Few media voices have arisen to question Trump's psychological make-up, which makes him unfit for the high office he now seeks. Such reluctance is understandable. Medical experts are unwilling to attribute mental conditions of individuals they have not personally examined.
David Brooks bravely puts forth his personality assessment of Trump in his New York Times column, entitled, Donald Trump's Sad, Lonely Life.
Brooks' lay diagnosis is simple: "Trump continues to display the symptoms of narcissistic alexithymia," a psychological category which may be studied on the internet, through such sources as this essay in Huffington Post.
Brooks writes:
"Politics is an effort to make human connection, but Trump seems incapable of that. He is essentially adviser-less, friendless. His campaign team is made up of cold mercenaries at best and Roger Ailes at worst. His party treats him as a stench it can't yet remove. ...
"Trump breaks his own world record for being appalling on a weekly basis, but as the campaign sinks to new low after new low, I find myself experiencing feelings of deep sadness and pity.
"Imagine if you had to go through a single day without sharing kind little moments with strangers and friends. Imagine if you had to endure a single week in a hate-filled world, crowded with enemies of your own making, the object of disgust and derision.
"You would be a twisted, tortured shrivel, too, and maybe you'd lash out and try to take cruel revenge on the universe. For Trump this is his whole life.
"Trump continues to display the symptoms of narcissistic alexithymia, [which is] the inability to understand or describe the emotions in the self. Unable to know themselves, sufferers are unable to understand, relate or attach to others.
"To prove their own existence, they hunger for endless attention from outside. Lacking internal measures of their own worth, they rely on external but insecure criteria like wealth, beauty, fame and others' submission."
Trump's supporters are likely to ignore such a description, but it is nevertheless, one way of understanding how this raging forest fire has been sweeping through our political life.
Trump has been a professional entertainer and a builder of massive structures. He had not been previously examined in the court of public opinion as a political leader or as the President of the United States.
Hillary Clinton, like candidates before her, is flawed. Her husband has been a burden to a wife with a single-minded vision. That same husband, however, served two successful terms in the White House, even as his own careless personal behavior embarrassed the nation.
Hillary Clinton is smart, determined and wise to the ways of politics. She demonstrated this in her leaked private meetings with donors.
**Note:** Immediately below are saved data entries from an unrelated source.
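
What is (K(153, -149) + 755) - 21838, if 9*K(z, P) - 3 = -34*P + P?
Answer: -61609/3 ≈ -20536.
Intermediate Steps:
K(z, P) = ⅓ - 11*P/3 (K(z, P) = ⅓ + (-34*P + P)/9 = ⅓ + (-33*P)/9 = ⅓ - 11*P/3)
(K(153, -149) + 755) - 21838 = ((⅓ - 11/3*(-149)) + 755) - 21838 = ((⅓ + 1639/3) + 755) - 21838 = (1640/3 + 755) - 21838 = 3905/3 - 21838 = -61609/3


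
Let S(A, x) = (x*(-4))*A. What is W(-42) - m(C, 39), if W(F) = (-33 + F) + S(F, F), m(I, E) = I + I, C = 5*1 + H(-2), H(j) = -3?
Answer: -7135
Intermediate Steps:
S(A, x) = -4*A*x (S(A, x) = (-4*x)*A = -4*A*x)
C = 2 (C = 5*1 - 3 = 5 - 3 = 2)
m(I, E) = 2*I
W(F) = -33 + F - 4*F² (W(F) = (-33 + F) - 4*F*F = (-33 + F) - 4*F² = -33 + F - 4*F²)
W(-42) - m(C, 39) = (-33 - 42 - 4*(-42)²) - 2*2 = (-33 - 42 - 4*1764) - 1*4 = (-33 - 42 - 7056) - 4 = -7131 - 4 = -7135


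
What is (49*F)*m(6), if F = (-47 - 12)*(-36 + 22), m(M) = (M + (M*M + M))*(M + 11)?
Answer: 33026784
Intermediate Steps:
m(M) = (11 + M)*(M**2 + 2*M) (m(M) = (M + (M**2 + M))*(11 + M) = (M + (M + M**2))*(11 + M) = (M**2 + 2*M)*(11 + M) = (11 + M)*(M**2 + 2*M))
F = 826 (F = -59*(-14) = 826)
(49*F)*m(6) = (49*826)*(6*(22 + 6**2 + 13*6)) = 40474*(6*(22 + 36 + 78)) = 40474*(6*136) = 40474*816 = 33026784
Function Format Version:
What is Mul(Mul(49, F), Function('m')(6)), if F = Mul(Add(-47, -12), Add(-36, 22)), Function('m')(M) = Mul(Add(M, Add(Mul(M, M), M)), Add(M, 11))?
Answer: 33026784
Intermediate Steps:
Function('m')(M) = Mul(Add(11, M), Add(Pow(M, 2), Mul(2, M))) (Function('m')(M) = Mul(Add(M, Add(Pow(M, 2), M)), Add(11, M)) = Mul(Add(M, Add(M, Pow(M, 2))), Add(11, M)) = Mul(Add(Pow(M, 2), Mul(2, M)), Add(11, M)) = Mul(Add(11, M), Add(Pow(M, 2), Mul(2, M))))
F = 826 (F = Mul(-59, -14) = 826)
Mul(Mul(49, F), Function('m')(6)) = Mul(Mul(49, 826), Mul(6, Add(22, Pow(6, 2), Mul(13, 6)))) = Mul(40474, Mul(6, Add(22, 36, 78))) = Mul(40474, Mul(6, 136)) = Mul(40474, 816) = 33026784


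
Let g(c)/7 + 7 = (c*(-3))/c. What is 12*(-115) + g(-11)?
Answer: -1450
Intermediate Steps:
g(c) = -70 (g(c) = -49 + 7*((c*(-3))/c) = -49 + 7*((-3*c)/c) = -49 + 7*(-3) = -49 - 21 = -70)
12*(-115) + g(-11) = 12*(-115) - 70 = -1380 - 70 = -1450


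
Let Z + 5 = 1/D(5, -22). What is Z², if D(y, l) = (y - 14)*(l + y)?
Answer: 583696/23409 ≈ 24.935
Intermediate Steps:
D(y, l) = (-14 + y)*(l + y)
Z = -764/153 (Z = -5 + 1/(5² - 14*(-22) - 14*5 - 22*5) = -5 + 1/(25 + 308 - 70 - 110) = -5 + 1/153 = -764/153 ≈ -4.9935)
Z² = (-764/153)² = 583696/23409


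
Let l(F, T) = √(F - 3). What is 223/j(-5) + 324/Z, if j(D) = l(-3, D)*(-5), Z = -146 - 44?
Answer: -162/95 + 223*I*√6/30 ≈ -1.7053 + 18.208*I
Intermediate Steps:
l(F, T) = √(-3 + F)
Z = -190
j(D) = -5*I*√6 (j(D) = √(-3 - 3)*(-5) = √(-6)*(-5) = (I*√6)*(-5) = -5*I*√6)
223/j(-5) + 324/Z = 223/((-5*I*√6)) + 324/(-190) = 223*(I*√6/30) + 324*(-1/190) = 223*I*√6/30 - 162/95 = -162/95 + 223*I*√6/30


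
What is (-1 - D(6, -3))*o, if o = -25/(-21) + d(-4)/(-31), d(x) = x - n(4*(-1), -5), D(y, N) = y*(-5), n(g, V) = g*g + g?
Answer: 32219/651 ≈ 49.492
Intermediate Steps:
n(g, V) = g + g**2 (n(g, V) = g**2 + g = g + g**2)
D(y, N) = -5*y
d(x) = -12 + x (d(x) = x - 4*(-1)*(1 + 4*(-1)) = x - (-4)*(1 - 4) = x - (-4)*(-3) = x - 1*12 = x - 12 = -12 + x)
o = 1111/651 (o = -25/(-21) + (-12 - 4)/(-31) = -25*(-1/21) - 16*(-1/31) = 25/21 + 16/31 = 1111/651 ≈ 1.7066)
(-1 - D(6, -3))*o = (-1 - (-5)*6)*(1111/651) = (-1 - 1*(-30))*(1111/651) = (-1 + 30)*(1111/651) = 29*(1111/651) = 32219/651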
In one private donor meeting, she spoke of two levels of political thought, the public and the private. She was referring to Steven Spielberg's film, Lincoln, with a subtle perspective any perceptive viewer could share.
In the film, Lincoln (Daniel Day Lewis) is seen orchestrating passage of the 13th Amendment by working with William Seward (David Strathairn), his secretary of state, and Rep. Thaddeus Stevens (Tommy Lee Jones), the most powerful abolitionist in the House.